To explore the putative functions of lncRNAs that are upregulated in MII oocytes or CCs, we identified networks that were enriched in transcripts overexpressed in the CC compartment. This analysis revealed that the lncRNAs MALAT1 and HAS2-AS1 were connected to TGFB1 and that MT1L was associated with EGFR, suggesting an operative role of CC-lncRNAs in essential cell signaling pathways. In addition, the lncRNAs MEG3 and PANDAR displayed a functional interaction with BMI1 and PIDD1, forming a tightly connected network (Fig. 4A–C). Moreover, six CC-lncRNAs (MALAT1, VIM-AS1, PANDAR, PVT1, ZEB2-AS1 and AOC4P) converged to VIM (vimentin), five (MEG3, MALAT1, FER1L4, MIAT and TUG1) to VEGFA, and four (MALAT1, MEG3, PANDAR, PVT1 and TUG1) to CDH2 (N-cadherin) (Fig. 4D). By contrast, only one MII oocyte-lncRNA (LINC-ROR) was highly connected to the network of the pluripotency marker POU5F1. Overall, these results show that CC-lncRNAs are highly linked to protein-coding genes involved in intercellular communication: growth factor receptors, growth factors, one adhesion molecule and one intermediate filament.

Figure 4
figure 4

Co-expression of lncRNAs and mRNAs. (AC) CC lncRNA–mRNA interaction networks were constructed using the IPA software. Nodes shaded in pink represent protein-coding genes that are upregulated in CCs, and green nodes are lncRNAs that are upregulated in CCs. The intensity of the node color indicates the degree of up-regulation. Edges (lines) and nodes are annotated with labels that illustrate the nature of the relationship between genes and their functions. A solid line represents a direct interaction and a dotted line an indirect interaction. (D) Pathway studio analysis of lncRNA–mRNA interactions using lncRNAs and mRNAs that are differentially expressed in CCs. Each node represents a gene entity or a control mechanism of the interaction. LncRNAs–VEGFA subnetwork: VEGFA was related to approximately five different lncRNAs. LncRNAs–VIM subnetwork: VIM was related to approximately six different lncRNAs. (E) Number of mRNAs linked to GTEx eQTL SNPs located in lncRNAs (cis-eQTL). The numbers of eQTL-linked mRNAs expressed in the same tissue (orange dotted arrow) or in a different tissue (green dotted arrow) are indicated. For instance, 943 of the 2,421 (39%) mRNAs expressed in MII oocytes are eQTL-linked to lncRNAs expressed in CCs, while 5,174 of the 9,042 (57%) mRNAs expressed in CCs are eQTL-linked to CC-expressed lncRNAs (Fisher’s exact test p-value < 2.2e-16).

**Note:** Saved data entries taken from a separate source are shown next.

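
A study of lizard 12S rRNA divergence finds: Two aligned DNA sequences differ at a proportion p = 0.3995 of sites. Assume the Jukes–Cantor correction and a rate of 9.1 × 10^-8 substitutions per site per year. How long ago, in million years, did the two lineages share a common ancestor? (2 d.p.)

d = −(3/4) ln(1 − 4p/3) = −0.75 ln(1 − 0.532667) = −0.75 ln(0.467333)
  = −0.75 × (-0.760713) = 0.570535 substitutions/site.
Under a molecular clock d = 2μt, so t = d/(2μ) = 0.570535 / (2 × 9.1 × 10^-8) = 3.13 million years.

3.13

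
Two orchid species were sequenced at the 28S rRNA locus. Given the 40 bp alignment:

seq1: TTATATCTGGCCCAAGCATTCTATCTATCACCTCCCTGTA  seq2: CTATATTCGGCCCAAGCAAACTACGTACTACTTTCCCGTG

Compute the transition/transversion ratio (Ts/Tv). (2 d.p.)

3.33

Transitions are A↔G and C↔T; transversions are all other mismatches.
Transitions: 10. Transversions: 3.
R = 10/3 = 3.333333… ≈ 3.33 (to 2 d.p.).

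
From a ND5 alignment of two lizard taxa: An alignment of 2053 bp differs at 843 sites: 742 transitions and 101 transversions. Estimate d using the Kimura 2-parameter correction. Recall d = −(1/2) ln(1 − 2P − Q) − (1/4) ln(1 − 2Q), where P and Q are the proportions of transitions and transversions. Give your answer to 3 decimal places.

P = 742/2053 ≈ 0.361422 and Q = 101/2053 ≈ 0.049196.
Under the Kimura two-parameter model, d = −½ ln(1 − 2P − Q) − ¼ ln(1 − 2Q).
1 − 2P − Q = 0.22796, giving −½ ln(0.22796) = 0.739293.
1 − 2Q = 0.901608, giving −¼ ln(0.901608) = 0.025894.
d = 0.739293 + 0.025894 = 0.765187.

0.765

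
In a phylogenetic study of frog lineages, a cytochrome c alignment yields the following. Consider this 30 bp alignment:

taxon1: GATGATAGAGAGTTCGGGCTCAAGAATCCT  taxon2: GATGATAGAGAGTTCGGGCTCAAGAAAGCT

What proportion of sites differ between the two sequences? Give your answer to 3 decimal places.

The sequences differ at 2 of 30 positions (sites 27, 28).
p = 2/30 = 0.066666… ≈ 0.067 (to 3 d.p.).

0.067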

Relationship between differentially expressed lncRNAs and COC-related protein-coding genes

Next, we asked whether lncRNAs could regulate COC-related protein-coding genes. We first looked at expression quantitative trait loci acting in cis (cis-eQTLS) present in lncRNAs and linked to mRNAs expressed in MII oocytes or CCs v6p GTEx release29. LncRNAs overexpressed in CCs contained 3,751 eQTLs linked to 16,375 genes among which 943 were overexpressed in MII oocytes (total number of protein-coding genes overexpressed in MII oocytes = 2,421) and 5,174 in CCs (total number of protein-coding genes overexpressed in CCs = 9,042) (Fig. 4E). This indicated that lncRNAs overexpressed in CCs preferentially contain cis-eQTLs linked to mRNAs expressed in CCs (943/2,421 genes vs. 5,174/9,042; Fisher’s exact test p-value < 2.2e-16). On the other hand, lncRNAs overexpressed in MII oocytes contained 1,325 cis-eQTLs linked to 8,395 genes, among which 656 were overexpressed in MII oocytes and 2,095 in CCs (Fig. 4E). Hence, as observed in CCs, lncRNAs overexpressed in MII oocytes preferentially contained cis-eQTLs linked to MII oocyte-overexpressed mRNAs (656/2,421 genes vs. 2095/9042; Fisher’s exact test p-value = 7.275e-05).

We then sought to functionally annotate lncRNAs using cis-eQTLs-associated mRNAs. We generated a list of the cis-eQTL-linked lncRNA-mRNA pairs (Supplementary Table S5) and annotated lncRNAs according to the associated mRNAs using the Gorilla tool30. We did not find any significant GO enrichment for CC-overexpressed lncRNAs compared with MII oocyte-overexpressed lncRNAs (Supplementary Table S6). Conversely, oocyte-overexpressed lncRNAs were associated with cell cycle process (false discovery rate, FDR, q-value = 3e-5), mitotic cell cycle process (FDR q-value = 1.32e-4) and reproductive process (FDR q-value = 1.37E-3) (Supplementary Table S7).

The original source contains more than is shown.